第87話 無法地帯だった
最初は、小さな火花だった。
カゲ太郎の首に取りつけた魔力制限装置…… そこから白い星のような火花が、弾けたのだ。
―― と、思ったら。
バチバチバチバチッ……
瞬く間に、火花が増えた。
魔力を抑え、使えなくするための制限装置…… それが、火花をまき散らしながら、弾ける――!
呼応するように、カゲ太郎を捕らえていた黒い魔力吸収網が、中心から真っ赤に色を変えていく。

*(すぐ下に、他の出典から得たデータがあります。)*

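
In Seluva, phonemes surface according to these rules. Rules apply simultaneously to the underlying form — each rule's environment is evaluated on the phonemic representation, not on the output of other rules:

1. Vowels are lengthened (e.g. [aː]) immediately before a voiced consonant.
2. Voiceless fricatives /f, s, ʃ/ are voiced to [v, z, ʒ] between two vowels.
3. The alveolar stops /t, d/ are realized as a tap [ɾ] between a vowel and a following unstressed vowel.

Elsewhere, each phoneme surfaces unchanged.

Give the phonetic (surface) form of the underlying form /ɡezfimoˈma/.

[ɡeːzfiːmoːˈma]

/e/ (between /ɡ/ and /z/): before a voiced consonant, so rule 1 applies → [eː].
/f/ (between /z/ and /i/): rule 2 targets it, but not between two vowels → unchanged [f].
Rule 1 applies to /i/ (between /f/ and /m/: before a voiced consonant) → [iː].
/o/ — between /m/ and /m/, before a voiced consonant — surfaces as [oː] (rule 1).
/a/ — word-final; rule 1 does not apply here → [a].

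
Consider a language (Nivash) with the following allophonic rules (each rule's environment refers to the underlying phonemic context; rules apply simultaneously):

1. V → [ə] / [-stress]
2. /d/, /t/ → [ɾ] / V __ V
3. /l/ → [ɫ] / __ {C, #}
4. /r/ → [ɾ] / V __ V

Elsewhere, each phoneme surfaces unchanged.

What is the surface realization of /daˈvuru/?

[dəˈvuɾə]

/d/ (word-initial) fails the environment for rule 2, so it stays [d].
/a/ (between /d/ and /v/) occurs in an unstressed syllable → [ə] by rule 1.
/v/ stays [v].
/u/ (between /v/ and /r/) fails the environment for rule 1, so it stays [u].
/r/ (between /u/ and /u/): between two vowels, so rule 4 applies → [ɾ].
/u/ (word-final) occurs in an unstressed syllable → [ə] by rule 1.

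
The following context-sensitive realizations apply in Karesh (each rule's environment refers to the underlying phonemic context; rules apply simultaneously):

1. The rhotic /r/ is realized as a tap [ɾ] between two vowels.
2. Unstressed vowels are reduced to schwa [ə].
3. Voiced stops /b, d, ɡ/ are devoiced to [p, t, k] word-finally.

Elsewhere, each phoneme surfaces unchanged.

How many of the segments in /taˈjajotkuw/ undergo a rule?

3

Segments that undergo a rule: /a/ → [ə] (rule 2); /o/ → [ə] (rule 2); /u/ → [ə] (rule 2).
All other segments surface unchanged.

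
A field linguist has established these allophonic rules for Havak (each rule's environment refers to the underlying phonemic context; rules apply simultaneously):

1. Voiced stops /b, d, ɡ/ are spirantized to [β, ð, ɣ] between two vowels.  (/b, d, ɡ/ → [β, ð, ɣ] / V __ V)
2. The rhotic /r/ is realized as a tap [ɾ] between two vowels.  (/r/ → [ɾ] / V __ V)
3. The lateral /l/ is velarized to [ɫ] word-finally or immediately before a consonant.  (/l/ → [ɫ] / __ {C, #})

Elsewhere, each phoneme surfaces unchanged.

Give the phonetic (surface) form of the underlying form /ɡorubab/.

[ɡoɾuβab]

/ɡ/ (word-initial) fails the environment for rule 1, so it stays [ɡ].
/o/ stays [o].
Rule 2 applies to /r/ (between /o/ and /u/: between two vowels) → [ɾ].
/u/ (between /r/ and /b/): no rule targets it → [u].
/b/ (between /u/ and /a/): between two vowels, so rule 1 applies → [β].
/a/ stays [a].
/b/ (word-final) is in the target of rule 1 but the environment (between two vowels) is not met → [b].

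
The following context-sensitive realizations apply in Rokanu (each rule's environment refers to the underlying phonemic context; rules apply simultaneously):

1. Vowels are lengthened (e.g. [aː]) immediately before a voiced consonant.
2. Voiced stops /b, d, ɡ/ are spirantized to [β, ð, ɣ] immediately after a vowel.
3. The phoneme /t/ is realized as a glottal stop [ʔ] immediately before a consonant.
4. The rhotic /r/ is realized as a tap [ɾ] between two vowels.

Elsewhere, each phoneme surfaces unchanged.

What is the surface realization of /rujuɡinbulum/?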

静かに小さな炎があがり、あっというまに燃え広がる……!
{はううううううう! 水なのです! トカゲの黒焼きが、できちゃうのです!}
「わかってる! 《神生の大渦》! …… あれ? 消えない……!?」
チート能力で大量の水を注ぎ続けているにも関わらず、炎はまったく衰えない。それどころか……
ぼっっ
新たな火の手があがり、朱色の舌でカゲ太郎の黒衣を焼いている……
「無駄です」
ミアの声が、硬い。
「魔素の吸収が限界を超え、燃えたのでしょう…… 魔素が形を変えて炎となっているようなものなので、水では消せません」
「じゃあ世界樹の雫は?」
「それ、火に油を注ぐようなものですよ?」
じりじりというかすかな音とともに、皮膚の焼ける嫌な匂いが漂ってきた。
「…………っ」
カゲ太郎の食い縛った口から、声なき悲鳴が漏れる。
早く火を消さなければ、カゲ太郎の生命が危ない。
なにか、方法は…… くそっ。何も、思いつかない……!
「ミアは、火を消す方法、知らないか?」
「魔素の火には通常、鎮火の魔法を使います」
「使えたら、使ってやってくれないか……?」
「残念ですが、細かい作業も収束魔法も、我々の範疇外です」
ミアが肩をすくめ、ミリンが 「大規模攻撃専門だな!」 と補足する。
「そのうえ、こやつを助けねばならぬ理由を、余もおやも、持ち合わせてはおらぬ! 自業自得なのだ!」
「あーもう! 《分解》 …… くそっ、だめか」
燃える炎が、錬成陣を消してしまう。
特殊スキルが、使えない……!
{なら、こうするのです……!}
ぷっぴゅん!
突然、イリス 《スライムの姿》 が、カゲ太郎の全身に覆いかぶさった。
{ぷうううっ…… はいりこみ、にくいのです!}
イリス 《スライムの姿》 はカゲ太郎に覆いかぶさったまま、その皮膚と燃える魔力吸収網との間に少しずつ、スライムボディーを流していく…… すると。
スライムボディーが触れた箇所から、炎が消えていっている ―― そうか。
不燃性のスライムボディーで、カゲ太郎の持つ魔素と魔力吸収網を遮断さえしてしまえば、炎は抑えられるのだ。燃料が、なくなるわけだからな。
だが、イリスにもダメージがないわけではな、ない。
じゅううううっ……
炎を抑えると同時に、イリスの水分もあまりの高温に蒸発していっているのだ。
{ぷうううううっ…… 負けない、のです!}
はやく、なんとかしなければ…… そうだ。